Dunia dikejutkan dengan klaim Presiden AS Donald Trump soal dimulainya operasi militer gabungan Amerika Serikat dan Israel di Iran. Trump menyatakan serangan ini bertujuan 'menghilangkan ancaman mendesak dari rezim Iran' demi membela rakyat Amerika. Namun, informasi yang beredar menyebutkan target sebenarnya lebih dari itu: upaya 'memenggal' kepemimpinan Iran, bahkan dengan sasaran yang diduga dekat kantor Pemimpin Tertinggi Ayatollah Ali Khamenei di Teheran.

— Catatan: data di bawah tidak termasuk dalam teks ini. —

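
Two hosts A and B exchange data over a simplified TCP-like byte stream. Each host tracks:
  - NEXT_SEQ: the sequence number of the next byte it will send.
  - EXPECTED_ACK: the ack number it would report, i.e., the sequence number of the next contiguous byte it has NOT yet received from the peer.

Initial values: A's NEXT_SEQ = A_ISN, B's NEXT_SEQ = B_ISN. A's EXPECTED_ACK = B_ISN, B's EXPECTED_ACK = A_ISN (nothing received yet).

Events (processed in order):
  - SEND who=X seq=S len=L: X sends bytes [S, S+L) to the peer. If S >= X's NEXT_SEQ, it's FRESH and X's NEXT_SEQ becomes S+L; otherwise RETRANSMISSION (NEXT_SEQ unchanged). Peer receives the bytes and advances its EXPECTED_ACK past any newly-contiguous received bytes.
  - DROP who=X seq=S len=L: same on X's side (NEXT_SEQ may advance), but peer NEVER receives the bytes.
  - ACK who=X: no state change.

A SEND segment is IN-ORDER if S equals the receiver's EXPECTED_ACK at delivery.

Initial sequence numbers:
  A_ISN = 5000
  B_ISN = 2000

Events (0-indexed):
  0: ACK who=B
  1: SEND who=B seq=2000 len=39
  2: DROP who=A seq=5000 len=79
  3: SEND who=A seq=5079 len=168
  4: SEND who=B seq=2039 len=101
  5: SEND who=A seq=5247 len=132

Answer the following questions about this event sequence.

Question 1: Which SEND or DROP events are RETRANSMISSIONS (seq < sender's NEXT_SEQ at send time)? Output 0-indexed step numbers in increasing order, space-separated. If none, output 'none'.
Step 1: SEND seq=2000 -> fresh
Step 2: DROP seq=5000 -> fresh
Step 3: SEND seq=5079 -> fresh
Step 4: SEND seq=2039 -> fresh
Step 5: SEND seq=5247 -> fresh

Answer: none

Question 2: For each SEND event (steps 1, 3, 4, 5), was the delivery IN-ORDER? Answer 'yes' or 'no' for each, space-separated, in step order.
Step 1: SEND seq=2000 -> in-order
Step 3: SEND seq=5079 -> out-of-order
Step 4: SEND seq=2039 -> in-order
Step 5: SEND seq=5247 -> out-of-order

Answer: yes no yes no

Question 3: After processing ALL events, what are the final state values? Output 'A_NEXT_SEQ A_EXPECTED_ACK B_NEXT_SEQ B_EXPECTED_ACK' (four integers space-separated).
Answer: 5379 2140 2140 5000

Derivation:
After event 0: A_seq=5000 A_ack=2000 B_seq=2000 B_ack=5000
After event 1: A_seq=5000 A_ack=2039 B_seq=2039 B_ack=5000
After event 2: A_seq=5079 A_ack=2039 B_seq=2039 B_ack=5000
After event 3: A_seq=5247 A_ack=2039 B_seq=2039 B_ack=5000
After event 4: A_seq=5247 A_ack=2140 B_seq=2140 B_ack=5000
After event 5: A_seq=5379 A_ack=2140 B_seq=2140 B_ack=5000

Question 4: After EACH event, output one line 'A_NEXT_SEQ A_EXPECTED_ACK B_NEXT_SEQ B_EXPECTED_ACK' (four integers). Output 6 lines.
5000 2000 2000 5000
5000 2039 2039 5000
5079 2039 2039 5000
5247 2039 2039 5000
5247 2140 2140 5000
5379 2140 2140 5000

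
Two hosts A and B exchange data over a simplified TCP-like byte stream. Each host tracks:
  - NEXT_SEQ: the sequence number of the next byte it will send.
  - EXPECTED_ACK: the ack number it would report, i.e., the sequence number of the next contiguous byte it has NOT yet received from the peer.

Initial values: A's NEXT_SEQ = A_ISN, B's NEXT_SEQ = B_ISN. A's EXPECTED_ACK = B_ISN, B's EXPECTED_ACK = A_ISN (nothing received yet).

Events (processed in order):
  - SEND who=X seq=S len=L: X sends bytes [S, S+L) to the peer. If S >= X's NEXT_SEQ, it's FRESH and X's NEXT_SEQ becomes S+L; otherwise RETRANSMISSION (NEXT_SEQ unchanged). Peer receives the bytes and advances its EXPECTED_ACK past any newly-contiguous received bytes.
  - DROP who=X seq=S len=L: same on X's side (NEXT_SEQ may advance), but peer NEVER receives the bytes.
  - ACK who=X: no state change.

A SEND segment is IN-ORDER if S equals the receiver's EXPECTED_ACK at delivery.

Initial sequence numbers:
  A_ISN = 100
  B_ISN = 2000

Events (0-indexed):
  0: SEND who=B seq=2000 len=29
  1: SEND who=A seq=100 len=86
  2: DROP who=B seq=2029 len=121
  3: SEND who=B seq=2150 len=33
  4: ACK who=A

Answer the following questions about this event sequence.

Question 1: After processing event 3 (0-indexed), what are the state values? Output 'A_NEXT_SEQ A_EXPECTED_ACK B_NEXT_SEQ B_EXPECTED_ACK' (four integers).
After event 0: A_seq=100 A_ack=2029 B_seq=2029 B_ack=100
After event 1: A_seq=186 A_ack=2029 B_seq=2029 B_ack=186
After event 2: A_seq=186 A_ack=2029 B_seq=2150 B_ack=186
After event 3: A_seq=186 A_ack=2029 B_seq=2183 B_ack=186

186 2029 2183 186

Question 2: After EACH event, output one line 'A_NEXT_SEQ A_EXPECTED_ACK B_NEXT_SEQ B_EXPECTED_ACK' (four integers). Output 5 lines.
100 2029 2029 100
186 2029 2029 186
186 2029 2150 186
186 2029 2183 186
186 2029 2183 186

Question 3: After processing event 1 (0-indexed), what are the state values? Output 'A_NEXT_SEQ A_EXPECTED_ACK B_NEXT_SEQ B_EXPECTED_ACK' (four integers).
After event 0: A_seq=100 A_ack=2029 B_seq=2029 B_ack=100
After event 1: A_seq=186 A_ack=2029 B_seq=2029 B_ack=186

186 2029 2029 186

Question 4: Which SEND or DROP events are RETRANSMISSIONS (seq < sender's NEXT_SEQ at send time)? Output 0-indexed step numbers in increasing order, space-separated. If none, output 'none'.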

Menyikapi aksi ini, Iran tak tinggal diam. Negara Mullah tersebut berjanji akan membalas 'telak' terhadap Israel dan memberikan 'respons kuat.' Iran juga berulang kali menegaskan bahwa program nuklirnya murni untuk tujuan sipil, tanpa ada ambisi untuk mengembangkan senjata atom. Klaim AS dan Israel mengenai ancaman nuklir Iran ini juga belum didukung bukti kuat dari intelijen PBB maupun badan pengawas nuklir global, yang menambah kompleksitas situasi.

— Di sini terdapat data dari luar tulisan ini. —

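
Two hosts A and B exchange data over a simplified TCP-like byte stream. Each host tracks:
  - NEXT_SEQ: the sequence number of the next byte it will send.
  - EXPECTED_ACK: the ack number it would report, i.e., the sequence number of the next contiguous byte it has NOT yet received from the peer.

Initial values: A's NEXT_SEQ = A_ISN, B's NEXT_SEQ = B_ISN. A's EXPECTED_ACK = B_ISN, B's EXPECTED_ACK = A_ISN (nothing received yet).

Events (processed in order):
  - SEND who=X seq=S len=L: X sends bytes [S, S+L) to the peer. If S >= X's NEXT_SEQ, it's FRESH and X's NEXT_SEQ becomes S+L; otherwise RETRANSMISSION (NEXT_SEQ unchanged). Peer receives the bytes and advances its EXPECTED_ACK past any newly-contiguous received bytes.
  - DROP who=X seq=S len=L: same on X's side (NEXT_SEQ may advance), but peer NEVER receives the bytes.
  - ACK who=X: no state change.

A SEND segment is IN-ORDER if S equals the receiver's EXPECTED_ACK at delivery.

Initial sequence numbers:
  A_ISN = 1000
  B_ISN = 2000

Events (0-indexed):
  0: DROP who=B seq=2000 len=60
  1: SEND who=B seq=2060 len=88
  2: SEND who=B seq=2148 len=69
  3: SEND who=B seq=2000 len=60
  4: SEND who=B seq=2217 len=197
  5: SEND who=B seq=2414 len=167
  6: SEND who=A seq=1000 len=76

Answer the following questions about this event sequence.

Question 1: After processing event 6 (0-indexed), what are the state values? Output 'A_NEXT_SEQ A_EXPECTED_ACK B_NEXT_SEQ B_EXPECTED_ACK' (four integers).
After event 0: A_seq=1000 A_ack=2000 B_seq=2060 B_ack=1000
After event 1: A_seq=1000 A_ack=2000 B_seq=2148 B_ack=1000
After event 2: A_seq=1000 A_ack=2000 B_seq=2217 B_ack=1000
After event 3: A_seq=1000 A_ack=2217 B_seq=2217 B_ack=1000
After event 4: A_seq=1000 A_ack=2414 B_seq=2414 B_ack=1000
After event 5: A_seq=1000 A_ack=2581 B_seq=2581 B_ack=1000
After event 6: A_seq=1076 A_ack=2581 B_seq=2581 B_ack=1076

1076 2581 2581 1076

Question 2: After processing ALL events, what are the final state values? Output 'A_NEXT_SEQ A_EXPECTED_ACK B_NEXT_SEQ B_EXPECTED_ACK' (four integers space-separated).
Answer: 1076 2581 2581 1076

Derivation:
After event 0: A_seq=1000 A_ack=2000 B_seq=2060 B_ack=1000
After event 1: A_seq=1000 A_ack=2000 B_seq=2148 B_ack=1000
After event 2: A_seq=1000 A_ack=2000 B_seq=2217 B_ack=1000
After event 3: A_seq=1000 A_ack=2217 B_seq=2217 B_ack=1000
After event 4: A_seq=1000 A_ack=2414 B_seq=2414 B_ack=1000
After event 5: A_seq=1000 A_ack=2581 B_seq=2581 B_ack=1000
After event 6: A_seq=1076 A_ack=2581 B_seq=2581 B_ack=1076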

Kondisi ini memicu kekhawatiran luas dari negara-negara lain, yang mengingatkan akan bahaya eskalasi dan ketidakpastian 'hari setelah' jika kepemimpinan Iran terguling. Pemindahan lokasi Ayatollah Ali Khamenei ke tempat yang lebih aman mengindikasikan keseriusan ancaman ini. Potensi konflik yang lebih luas di Timur Tengah kini di ambang mata, dengan dampak stabilitas regional dan global yang tak bisa dianggap remeh, termasuk fluktuasi harga minyak dan ketegangan diplomatik yang kian memanas.